WOLFGANG TILLMANS

One image by Sarah Moroz:

Wolfgang Tillmans, Adam’s Crotch, 1991 

“Sloppy has always been good, meant sexy,” Eileen Myles wrote in her iconic book Chelsea Girls. I would agree with Eileen. Her statement is contemporaneous with when Wolfgang Tillmans was photographing youth culture, in the first half of the ‘90s. His images depict people who are sloppy in the most gratifying sense: casual, heedless, uninhibited. He captures a state of being, a shrugging feeling that trickles down to posture and style. The Berlin Wall had come down, and ideas of structure and stability wobbled profoundly along with it — what could be re-conceived? Everything. Anything.

Tillmans counters photographic flatness through sheer proximity to the body, in almost invasive close-up: right up in an armpit with sweaty tufts of hair, right up alongside the shimmer of sweat slicking the clavicle.
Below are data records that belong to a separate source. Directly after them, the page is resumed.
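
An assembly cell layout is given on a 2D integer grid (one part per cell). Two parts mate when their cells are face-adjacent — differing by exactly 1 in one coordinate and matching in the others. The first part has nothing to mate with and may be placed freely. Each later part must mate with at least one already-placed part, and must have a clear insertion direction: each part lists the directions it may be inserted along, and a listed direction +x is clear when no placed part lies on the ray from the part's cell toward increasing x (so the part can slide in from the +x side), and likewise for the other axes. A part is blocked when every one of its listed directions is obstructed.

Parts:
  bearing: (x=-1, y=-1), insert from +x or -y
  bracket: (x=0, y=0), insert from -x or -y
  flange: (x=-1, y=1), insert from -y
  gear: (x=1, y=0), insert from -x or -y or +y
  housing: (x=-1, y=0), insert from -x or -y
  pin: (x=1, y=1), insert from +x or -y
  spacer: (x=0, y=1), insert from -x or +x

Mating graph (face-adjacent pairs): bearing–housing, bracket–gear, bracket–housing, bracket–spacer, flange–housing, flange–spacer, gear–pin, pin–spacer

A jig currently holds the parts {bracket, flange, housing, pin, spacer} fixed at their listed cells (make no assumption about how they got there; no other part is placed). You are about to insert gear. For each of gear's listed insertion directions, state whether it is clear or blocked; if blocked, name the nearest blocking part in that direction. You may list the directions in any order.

-x: nearest on ray is bracket@(0, 0) ⇒ blocked
-y: ray from gear(1, 0) has no placed part ⇒ clear
+y: nearest on ray is pin@(1, 1) ⇒ blocked

+y: blocked by pin; -x: blocked by bracket; -y: clear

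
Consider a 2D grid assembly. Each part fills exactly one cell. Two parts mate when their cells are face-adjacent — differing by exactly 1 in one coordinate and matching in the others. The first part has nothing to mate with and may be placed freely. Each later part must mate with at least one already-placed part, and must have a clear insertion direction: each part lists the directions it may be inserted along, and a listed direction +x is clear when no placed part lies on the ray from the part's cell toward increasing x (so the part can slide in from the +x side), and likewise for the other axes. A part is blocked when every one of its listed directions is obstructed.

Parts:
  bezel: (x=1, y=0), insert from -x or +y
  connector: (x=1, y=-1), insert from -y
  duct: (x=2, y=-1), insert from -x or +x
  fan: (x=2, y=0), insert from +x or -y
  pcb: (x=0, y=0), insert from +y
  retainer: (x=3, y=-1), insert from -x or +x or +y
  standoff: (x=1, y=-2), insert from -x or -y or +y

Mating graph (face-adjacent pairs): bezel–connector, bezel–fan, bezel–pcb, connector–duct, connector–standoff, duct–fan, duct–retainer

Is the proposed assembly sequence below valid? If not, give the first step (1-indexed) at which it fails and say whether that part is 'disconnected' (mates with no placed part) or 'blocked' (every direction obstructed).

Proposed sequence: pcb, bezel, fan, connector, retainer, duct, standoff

1. pcb@(0, 0) [+y clear] — {pcb}
2. bezel@(1, 0) [+y clear] — {bezel, pcb}
3. fan@(2, 0) [+x clear] — {bezel, fan, pcb}
4. connector@(1, -1) [-y clear] — {bezel, connector, fan, pcb}
5. retainer@(3, -1) — no placed neighbour ⇒ disconnected

Invalid at step 5 (disconnected)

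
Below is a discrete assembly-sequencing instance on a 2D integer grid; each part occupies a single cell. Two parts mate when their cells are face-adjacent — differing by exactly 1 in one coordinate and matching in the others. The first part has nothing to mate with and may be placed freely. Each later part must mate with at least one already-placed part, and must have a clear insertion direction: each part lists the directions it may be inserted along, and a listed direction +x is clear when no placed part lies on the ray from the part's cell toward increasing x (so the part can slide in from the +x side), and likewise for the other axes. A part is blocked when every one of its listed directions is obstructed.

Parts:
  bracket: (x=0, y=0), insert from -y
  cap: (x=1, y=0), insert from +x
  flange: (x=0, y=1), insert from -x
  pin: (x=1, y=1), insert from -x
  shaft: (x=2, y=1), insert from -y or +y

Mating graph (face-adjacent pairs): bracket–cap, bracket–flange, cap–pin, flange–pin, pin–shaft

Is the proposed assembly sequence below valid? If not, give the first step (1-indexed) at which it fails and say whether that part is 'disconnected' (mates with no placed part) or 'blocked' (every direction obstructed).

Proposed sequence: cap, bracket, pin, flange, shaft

Valid

1. cap@(1, 0) [+x clear] — {cap}
2. bracket@(0, 0) [-y clear] — {bracket, cap}
3. pin@(1, 1) [-x clear] — {bracket, cap, pin}
4. flange@(0, 1) [-x clear] — {bracket, cap, flange, pin}
5. shaft@(2, 1) [-y clear] — {bracket, cap, flange, pin, shaft}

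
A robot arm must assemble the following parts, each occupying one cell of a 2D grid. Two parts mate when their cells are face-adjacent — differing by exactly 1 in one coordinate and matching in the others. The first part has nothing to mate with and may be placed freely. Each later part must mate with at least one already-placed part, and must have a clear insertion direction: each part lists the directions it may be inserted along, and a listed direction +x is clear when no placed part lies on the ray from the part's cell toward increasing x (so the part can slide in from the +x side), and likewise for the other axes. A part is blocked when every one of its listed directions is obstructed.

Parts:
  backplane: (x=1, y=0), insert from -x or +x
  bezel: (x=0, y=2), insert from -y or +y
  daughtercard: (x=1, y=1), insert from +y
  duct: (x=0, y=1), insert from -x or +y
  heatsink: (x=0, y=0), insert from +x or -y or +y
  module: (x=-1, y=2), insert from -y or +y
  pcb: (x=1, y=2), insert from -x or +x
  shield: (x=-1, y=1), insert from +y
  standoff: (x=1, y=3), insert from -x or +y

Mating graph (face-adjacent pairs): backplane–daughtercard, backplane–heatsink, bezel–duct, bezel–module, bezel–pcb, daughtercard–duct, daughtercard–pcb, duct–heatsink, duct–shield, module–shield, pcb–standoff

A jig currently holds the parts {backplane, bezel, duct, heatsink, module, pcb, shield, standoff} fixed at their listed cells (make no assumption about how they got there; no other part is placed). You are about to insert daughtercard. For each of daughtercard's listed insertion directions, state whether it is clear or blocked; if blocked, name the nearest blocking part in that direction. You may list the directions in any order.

+y: blocked by pcb

+y: nearest on ray is pcb@(1, 2) ⇒ blocked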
In Adam’s Crotch, ripped, fringed, scuffed, hole-riddled jeans go beyond heavy wear to a reflection of living hard: thighs rubbing together for all-consuming movements and reckless experiences, which translate into garments shredded thin, patchworked back together — and still are coming undone. Whatever party has been cut out of the frame out can still be felt from the tight crop. Hands resting lightly, underwear showing indifferently: there’s a serenity to not fretting about what looks appropriate, because propriety is a myth.

The photo is simply a display of being comfortable in a laissez-faire setting; it’s observing leisure and idleness. A close-up of a crotch could ostensibly be an aggressive move, but here it speaks to ease between photographer and subject, the camaraderie of not having to be polite and careful: that Adam’s boundaries melt into Wolfgang’s.